Перед вечерней прогулкой в сторону моего взвода двинулась толпа человек в десять из бывших солдат. Там были и двое моих подчиненных Егоров и Юра Синицкий – каптер.
Сразу было видно, кто пошел «за компанию», для массовости, но желания драться у них в глазах не читалось.
Замок первого взвода Димка Глушенков («Глушак»), который точно знаю, ненавидел Бударацкого, тоже был там. Витька Шибаев («Витек», он же «Шиба») – из четвертого взвода, Егоров, еще подтянулись из других рот бывшие солдаты. Всего человек двенадцать.
Начал Тихонов.
– Ну, что, духи поганые, совсем оборзели! Дедушку Советской Армии совсем не уважаете! И как посмели бросить его висеть на турнике?! Да, мы вас!
И дальше пошел аналогичный «гон», мы молча стояли, понимали, что еще все впереди. Драка! Внутри все начинало закипать. В голове кровь застучала. Драка, так драка до последнего.
Так, кто ближе ко мне? Видел в другой роте, не знаю, как зовут. Этот мой и тот, кто за ним! Они стоят расслабленно, значит, пузо расслабленно, главное, чтобы не попасть кулаком в бляху на ремне. Можно и ремень свой сдернуть, намотать на кулак… Но тогда и убить можно. А нам этого не надо. Просто пару раз по морде.
– Что, уроды, молчите? Не уважаете «дедушек»?
Мазур:
– Мы вам не бабушки. Здесь все курсанты, и нам глубоко по херу у кого было сколько службы. Хоть полвека. Это понятно?
Леха Мигаль:
– Если хотите биться – я готов. Один на один. Если кто-то хочет еще с кем-то – выбирайте. Но один на один. Если сейчас начнется замес, то к нам на помощь придет весь лагерь, что от вас «дедули» останется? Мокрое место.
«Дедули» он произнес презрительно.
Егоров – самый толстый из присутствующих, почесал затылок. Ой, как не хотелось признавать поражение. Все оглянулись. Наверное, человек около ста с разных рот неподалеку наблюдали за «встречей». У некоторых уже ремни были намотаны на руку, а куртки расстегнуты на пару пуговиц, манжеты тоже расстегнуты, голенища сапог «гармошкой» придавлены вниз. Многих уже забодали выходки бывших солдат. Да, служили в армии, но постоянно этим кичиться им никто не давал право, тем паче чморить нас и называть «духами», «душарами». Что еще удивило, что несколько «бывших» стояло в стороне, наблюдая за развитием событий. И непонятно было, на чьей они стороне. Хотя точно знаю, что двое точно отслужили не по году, а почти по два. Они и были «дедушками», но взирали на все флегматично, как бы свысока. Офицеров рядом не было. А то бы разогнали, и встречу пришлось бы перенести на ночное время. Не хотелось бы.

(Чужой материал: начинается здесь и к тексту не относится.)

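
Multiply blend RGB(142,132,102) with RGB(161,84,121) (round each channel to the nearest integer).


Multiply: C = A×B/255, rounded to nearest integer
R: 142×161/255 = 22862/255 ≈ 89.655 → 90
G: 132×84/255 = 11088/255 ≈ 43.482 → 43
B: 102×121/255 = 12342/255 ≈ 48.400 → 48
= RGB(90, 43, 48)


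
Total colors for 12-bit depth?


Colors = 2^bits = 2^12
= 4,096 colors


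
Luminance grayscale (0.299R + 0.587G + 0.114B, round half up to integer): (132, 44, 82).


Gray = 0.299×R + 0.587×G + 0.114×B
Gray = 0.299×132 + 0.587×44 + 0.114×82
Gray = 39.468 + 25.828 + 9.348
Gray = 74.644 → round half up → 75
Gray = 75


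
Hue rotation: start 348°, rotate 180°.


New hue = (H + rotation) mod 360
New hue = (348 + 180) mod 360
= 528 mod 360
= 168°


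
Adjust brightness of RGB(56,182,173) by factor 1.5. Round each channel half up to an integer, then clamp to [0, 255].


Multiply each channel by 1.5, round half up, clamp to [0, 255]
R: 56×1.5 = 84
G: 182×1.5 = 273 → clamp → 255
B: 173×1.5 = 259.5 → round → 260 → clamp → 255
= RGB(84, 255, 255)


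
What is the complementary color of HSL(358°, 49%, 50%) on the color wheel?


Complement = opposite side of color wheel = hue + 180°
H' = (358 + 180) mod 360 = 178°
S and L unchanged.
= HSL(178°, 49%, 50%)


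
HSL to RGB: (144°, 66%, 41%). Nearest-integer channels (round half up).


H=144°, S=0.66, L=0.41
C = (1-|2L-1|)×S = (1-|-0.18|)×0.66 = 0.5412
H' = H/60 = 144/60 ≈ 2.4000; X = C×(1-|H' mod 2 - 1|) = 0.21648
m = L - C/2 = 0.41 - 0.2706 = 0.1394
Sector ⌊H'⌋ = 2 → (R',G',B') = (0.0, 0.5412, 0.21648)
RGB = ((R'+m)×255, (G'+m)×255, (B'+m)×255) = (35.547, 173.553, 90.7494)
Round half up → RGB(36, 174, 91)


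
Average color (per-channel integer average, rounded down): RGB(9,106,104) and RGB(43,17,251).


Midpoint: each channel = ⌊(C₁+C₂)/2⌋
R: ⌊(9+43)/2⌋ = 26
G: ⌊(106+17)/2⌋ = 61
B: ⌊(104+251)/2⌋ = 177
= RGB(26, 61, 177)


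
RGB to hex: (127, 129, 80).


R = 127 → 7F (hex)
G = 129 → 81 (hex)
B = 80 → 50 (hex)
Hex = #7F8150


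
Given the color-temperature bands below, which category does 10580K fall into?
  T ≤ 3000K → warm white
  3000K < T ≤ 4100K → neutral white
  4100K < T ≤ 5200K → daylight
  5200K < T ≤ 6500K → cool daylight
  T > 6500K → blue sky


Temperature: 10580K
10580K > 6500K → blue sky
Classification: blue sky


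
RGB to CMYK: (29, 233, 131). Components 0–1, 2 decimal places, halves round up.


R'=29/255≈0.1137, G'=233/255≈0.9137, B'=131/255≈0.5137
K = 1 - max(R',G',B') = 1 - 233/255 = 22/255 = 0.08627… → 0.09
(1-R'-K)/(1-K) simplifies to (max-R)/max with max = 233:
C = (233-29)/233 = 204/233 = 0.87553… → 0.88
M = (233-233)/233 = 0/233 = 0 → 0.00
Y = (233-131)/233 = 102/233 = 0.43776… → 0.44
= CMYK(0.88, 0.00, 0.44, 0.09)


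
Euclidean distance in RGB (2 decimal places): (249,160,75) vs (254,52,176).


d = √[(R₁-R₂)² + (G₁-G₂)² + (B₁-B₂)²]
d = √[(249-254)² + (160-52)² + (75-176)²]
d = √[25 + 11664 + 10201]
d = √21890
d ≈ 147.95


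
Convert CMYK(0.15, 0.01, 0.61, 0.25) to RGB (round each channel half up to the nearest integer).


R = 255 × (1-C) × (1-K) = 255 × 0.85 × 0.75 = 162.5625 → 163
G = 255 × (1-M) × (1-K) = 255 × 0.99 × 0.75 = 189.3375 → 189
B = 255 × (1-Y) × (1-K) = 255 × 0.39 × 0.75 = 74.5875 → 75
= RGB(163, 189, 75)


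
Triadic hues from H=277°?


Triadic: equally spaced at 120° intervals
H1 = 277°
H2 = (277 + 120) mod 360 = 37°
H3 = (277 + 240) mod 360 = 157°
Triadic = 277°, 37°, 157°


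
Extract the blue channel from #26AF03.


Color: #26AF03
R = 26 = 38
G = AF = 175
B = 03 = 3
Blue = 3


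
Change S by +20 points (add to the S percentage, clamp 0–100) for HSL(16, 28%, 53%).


Original S = 28%
Adjustment = +20 percentage points
New S = 28 + (20) = 48
Clamp to [0, 100] → 48
= HSL(16°, 48%, 53%)


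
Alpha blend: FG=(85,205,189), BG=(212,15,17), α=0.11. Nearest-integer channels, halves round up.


C = α×F + (1-α)×B, with 1-α = 0.89
R: 0.11×85 + 0.89×212 = 9.35 + 188.68 = 198.03 → 198
G: 0.11×205 + 0.89×15 = 22.55 + 13.35 = 35.90 → 36
B: 0.11×189 + 0.89×17 = 20.79 + 15.13 = 35.92 → 36
= RGB(198, 36, 36)


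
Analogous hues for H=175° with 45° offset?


Base hue: 175°
Left analog: (175 - 45) mod 360 = 130°
Right analog: (175 + 45) mod 360 = 220°
Analogous hues = 130° and 220°


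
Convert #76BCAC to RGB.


76 → 118 (R)
BC → 188 (G)
AC → 172 (B)
= RGB(118, 188, 172)


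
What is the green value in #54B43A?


Color: #54B43A
R = 54 = 84
G = B4 = 180
B = 3A = 58
Green = 180


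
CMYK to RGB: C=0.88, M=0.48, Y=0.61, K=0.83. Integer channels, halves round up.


R = 255 × (1-C) × (1-K) = 255 × 0.12 × 0.17 = 5.202 → 5
G = 255 × (1-M) × (1-K) = 255 × 0.52 × 0.17 = 22.542 → 23
B = 255 × (1-Y) × (1-K) = 255 × 0.39 × 0.17 = 16.9065 → 17
= RGB(5, 23, 17)


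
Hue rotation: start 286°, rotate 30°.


New hue = (H + rotation) mod 360
New hue = (286 + 30) mod 360
= 316 mod 360
= 316°


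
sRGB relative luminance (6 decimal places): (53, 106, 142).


Linearize each channel (sRGB transfer function): c = v/255; c_lin = c/12.92 if c ≤ 0.04045, else ((c+0.055)/1.055)^2.4
  R: 53/255 ≈ 0.207843 > 0.04045 → ((0.207843+0.055)/1.055)^2.4 ≈ 0.035601
  G: 106/255 ≈ 0.415686 > 0.04045 → ((0.415686+0.055)/1.055)^2.4 ≈ 0.144128
  B: 142/255 ≈ 0.556863 > 0.04045 → ((0.556863+0.055)/1.055)^2.4 ≈ 0.270498
R_lin = 0.035601, G_lin = 0.144128, B_lin = 0.270498
L = 0.2126×R + 0.7152×G + 0.0722×B
L = 0.2126×0.035601 + 0.7152×0.144128 + 0.0722×0.270498
L ≈ 0.130179


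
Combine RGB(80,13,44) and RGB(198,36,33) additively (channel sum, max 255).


Additive: each channel = min(255, C₁+C₂)
R: 80+198 = 278 → 255
G: 13+36 = 49 → 49
B: 44+33 = 77 → 77
= RGB(255, 49, 77)


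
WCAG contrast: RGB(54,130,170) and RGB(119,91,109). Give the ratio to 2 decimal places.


Linearize each sRGB channel c=v/255: c/12.92 if c ≤ 0.04045 else ((c+0.055)/1.055)^2.4
L = 0.2126×R_lin + 0.7152×G_lin + 0.0722×B_lin
Color 1 (54,130,170):
  R=54: 54/255≈0.2118 > 0.04045 → ((0.2118+0.055)/1.055)^2.4 ≈ 0.03689
  G=130: 130/255≈0.5098 > 0.04045 → ((0.5098+0.055)/1.055)^2.4 ≈ 0.22323
  B=170: 170/255≈0.6667 > 0.04045 → ((0.6667+0.055)/1.055)^2.4 ≈ 0.40198
  L1 = 0.2126×0.03689 + 0.7152×0.22323 + 0.0722×0.40198 ≈ 0.19652
Color 2 (119,91,109):
  R=119: 119/255≈0.4667 > 0.04045 → ((0.4667+0.055)/1.055)^2.4 ≈ 0.18447
  G=91: 91/255≈0.3569 > 0.04045 → ((0.3569+0.055)/1.055)^2.4 ≈ 0.10462
  B=109: 109/255≈0.4275 > 0.04045 → ((0.4275+0.055)/1.055)^2.4 ≈ 0.15293
  L2 = 0.2126×0.18447 + 0.7152×0.10462 + 0.0722×0.15293 ≈ 0.12508
Lighter = 0.19652, Darker = 0.12508
Ratio = (L_lighter + 0.05) / (L_darker + 0.05)
Ratio = (0.19652 + 0.05) / (0.12508 + 0.05) = 0.24652 / 0.17508 ≈ 1.4080
Ratio ≈ 1.41:1


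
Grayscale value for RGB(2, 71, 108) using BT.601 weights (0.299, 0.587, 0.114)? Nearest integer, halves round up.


Gray = 0.299×R + 0.587×G + 0.114×B
Gray = 0.299×2 + 0.587×71 + 0.114×108
Gray = 0.598 + 41.677 + 12.312
Gray = 54.587 → round half up → 55
Gray = 55


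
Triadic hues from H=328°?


Triadic: equally spaced at 120° intervals
H1 = 328°
H2 = (328 + 120) mod 360 = 88°
H3 = (328 + 240) mod 360 = 208°
Triadic = 328°, 88°, 208°


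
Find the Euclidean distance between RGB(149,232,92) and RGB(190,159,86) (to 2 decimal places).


d = √[(R₁-R₂)² + (G₁-G₂)² + (B₁-B₂)²]
d = √[(149-190)² + (232-159)² + (92-86)²]
d = √[1681 + 5329 + 36]
d = √7046
d ≈ 83.94


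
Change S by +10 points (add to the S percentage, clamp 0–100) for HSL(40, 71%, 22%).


Original S = 71%
Adjustment = +10 percentage points
New S = 71 + (10) = 81
Clamp to [0, 100] → 81
= HSL(40°, 81%, 22%)


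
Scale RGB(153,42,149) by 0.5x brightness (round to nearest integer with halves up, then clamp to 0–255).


Multiply each channel by 0.5, round half up, clamp to [0, 255]
R: 153×0.5 = 76.5 → round → 77
G: 42×0.5 = 21
B: 149×0.5 = 74.5 → round → 75
= RGB(77, 21, 75)


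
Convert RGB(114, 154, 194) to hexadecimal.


R = 114 → 72 (hex)
G = 154 → 9A (hex)
B = 194 → C2 (hex)
Hex = #729AC2


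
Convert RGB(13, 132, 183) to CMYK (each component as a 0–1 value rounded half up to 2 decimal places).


R'=13/255≈0.0510, G'=132/255≈0.5176, B'=183/255≈0.7176
K = 1 - max(R',G',B') = 1 - 183/255 = 72/255 = 0.28235… → 0.28
(1-R'-K)/(1-K) simplifies to (max-R)/max with max = 183:
C = (183-13)/183 = 170/183 = 0.92896… → 0.93
M = (183-132)/183 = 51/183 = 0.27868… → 0.28
Y = (183-183)/183 = 0/183 = 0 → 0.00
= CMYK(0.93, 0.28, 0.00, 0.28)


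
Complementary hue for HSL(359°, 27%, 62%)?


Complement = opposite side of color wheel = hue + 180°
H' = (359 + 180) mod 360 = 179°
S and L unchanged.
= HSL(179°, 27%, 62%)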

Кровь кипит, башка думает, как кого ударить, как не подставить свою спину. Мазур стоит рядом. Этот прикроет мою спину, а я – его. Главное, не бояться и выдержать первый натиск, не упасть. А там поглядим, кому что Бог каждому на душу положит.
Наши противники продолжали выступать что-то про уважение к старослужащим. Но уже не было той уверенности в голосе, что раньше. Старшина сорок первой роты Шаровара, стоявший в стороне, подошел. Его никто не любил в батальоне. Но бывшие воины СА уважали, тот отслужил два года. Шаровара был уставным до мозга костей. И умел «задрачивать» по Уставу. И поговорки «Не хочешь жить по-человечески – будешь жить по Уставу!», «Живи по Уставу – завоюешь Честь и Славу!», мы уже успели усвоить. Особенно первую поговорку.
Шаровара подошел, не спеша, застегнутый на все пуговицы, крючок на воротничке застегнут, сапоги горят. Прямо образцовый солдат с картинки «Строевого Устава ВС СССР».
– Ну-ка, разойдитесь. Сейчас офицеры придут. Всех выгонят. Потом докажите друг другу кто прав, а кто виноват.
И уже обращаясь к своей роте:
– Сорок первая рота, строиться на вечернюю прогулку! Замкомвзвода, построить личный состав, проверить и доложить!
И тут же вокруг нас началось движение, курсанты из сорок первой начали строиться, тут же и сорок третья и сорок четвертая последовали примеру. Только обиженный и уязвленный Коля Бударацкий по-прежнему дурковал.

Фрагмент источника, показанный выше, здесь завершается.